Exclusions: Coal Mining

According to the International Energy Agency, 2/3 of the known fossil fuel energy reserves cannot be exploited if the world is to achieve the two-degree target by 2050. With the high CO2 emissions associated with the combustion of coal, it is necessary that the world turns to more sustainable energies. Due to stricter regulations, demands for increased energy efficiency, decentralization of energy production and increasing competition from newer and cleaner sources of energy make, the future prospects of companies involved in the coal industry are not positive.

We have been working to reduce Storebrand’s coal exposure since 2013, and during 2014 and 2015 we have increased our efforts. We now exclude companies that derive more than 25% of their revenue from coal.

Read more about our improved coal policy here

Exclusions: Oil Sands

There are several reasons why we consider oil sands to be problematic:

  • Greenhouse gas emissions
  • Water consumption
  • Discharge of chemicals
  • Biodiversity loss
  • Problems with the rehabilitation of areas after extraction activities
  • Basic human rights issues

In our opinion, these challenges are so significant that we do not deem it possible to operate this business in a sustainable manner.

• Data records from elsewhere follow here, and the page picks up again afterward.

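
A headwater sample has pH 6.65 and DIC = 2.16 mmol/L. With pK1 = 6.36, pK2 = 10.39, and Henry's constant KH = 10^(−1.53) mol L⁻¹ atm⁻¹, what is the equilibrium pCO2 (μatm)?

α₀ = 1 / (1 + K1/[H⁺] + K1K2/[H⁺]²) = 1 / (1 + 10^+0.29 + 10^-3.45)
   = 1 / (1 + 1.9498 + 0.00035481) = 1/2.9502 = 0.3390
[CO2*] = α₀ × DIC = 0.3390 × 2.16 = 0.7322 mmol/L
pCO2 = [CO2*]/KH = 7.322×10^-4 / 2.951×10^-2 = 2.48×10^4 μatm

pCO2 = 2.48×10^4 μatm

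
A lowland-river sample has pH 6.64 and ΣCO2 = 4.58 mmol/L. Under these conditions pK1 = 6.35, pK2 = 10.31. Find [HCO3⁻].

[HCO3⁻] = 3.03 mmol/L

α₁ = 1 / (1 + [H⁺]/K1 + K2/[H⁺]) = 1 / (1 + 10^-0.29 + 10^-3.67)
   = 1 / (1 + 0.51286 + 0.00021380) = 1/1.5131 = 0.6609
[HCO3⁻] = α₁ × DIC = 0.6609 × 4.58 = 3.03 mmol/L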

Comparisons between oil sands and other forms for oil extraction show that the adverse impact on the environment caused by oil sand extraction far exceeds that of conventional oil extraction.

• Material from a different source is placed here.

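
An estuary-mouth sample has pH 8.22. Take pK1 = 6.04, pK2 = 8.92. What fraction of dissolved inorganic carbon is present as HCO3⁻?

α₁ = 0.829

α₁ = 1 / (1 + [H⁺]/K1 + K2/[H⁺]) = 1 / (1 + 10^-2.18 + 10^-0.70)
   = 1 / (1 + 0.0066069 + 0.19953) = 1/1.2061 = 0.8291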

Since we first started reducing our exposure to oil sand extraction in 2013, there have been strong economic arguments against this form for extraction. As recently as in November 2014, Carbon Tracker published a report estimating that 92 % of future oil sand production will require a price of USD 80 / bbl to break even, and an assumed higher market price in order to be approved. Even without speculating on future oil prices, investments in oil sands extraction will be difficult to justify economically. We are also working with “active ownership” in this field, and have for years teamed up with Greenpeace to vote against Statoil’s oil sand activities in Canada.

You can read more about what kind of companies we do not invest in, under “Exclusions”.

Storebrand deforestation policy

Storebrand deforestation policy is a call on companies to eliminate deforestation

This policy defines our minimum standard for investment and outlines the objectives of our engagement with the sector. We encourage higher standards and collaboration with other investors to help companies improve. Storebrand's deforestation policy lays out what we expect of companies regarding their disclosure and management of deforestation risks. It calls for companies to demonstrate a commitment to eliminating deforestation by taking the following steps, among others:

  • Stronger awareness and governance regarding deforestation risks, including oversight at the board of directors level;
  • A publicly-disclosed commodity-specific deforestation policy with quantifiable, time bound commitments covering the entire supply chain and sourcing geographies;
  • Traceability across the entire commodities supply chain;
  • Monitoring and verification processes to ensure that suppliers are complying with the company’s deforestation policy.

You can read the whole deforestation policy here

«The Task Force on Climate-Related Financial Disclosures (TCFD)»

  • Based on the recommendations from "The Task Force on Climate-Related Financial Disclosures (TCFD)", The Storebrand Group began to address climate risk in our investments in 2017.
  • This framework was used in the work of structuring information for our
  • In 2018, Storebrand Asset Management participated in UNEP FI's TCFD Investment Investor Group to take a step further towards more comprehensive reporting.
  • Through PRI, Storebrand is in dialogue with the companies we are invested in to ensure optimal exchange of information through the TCFD.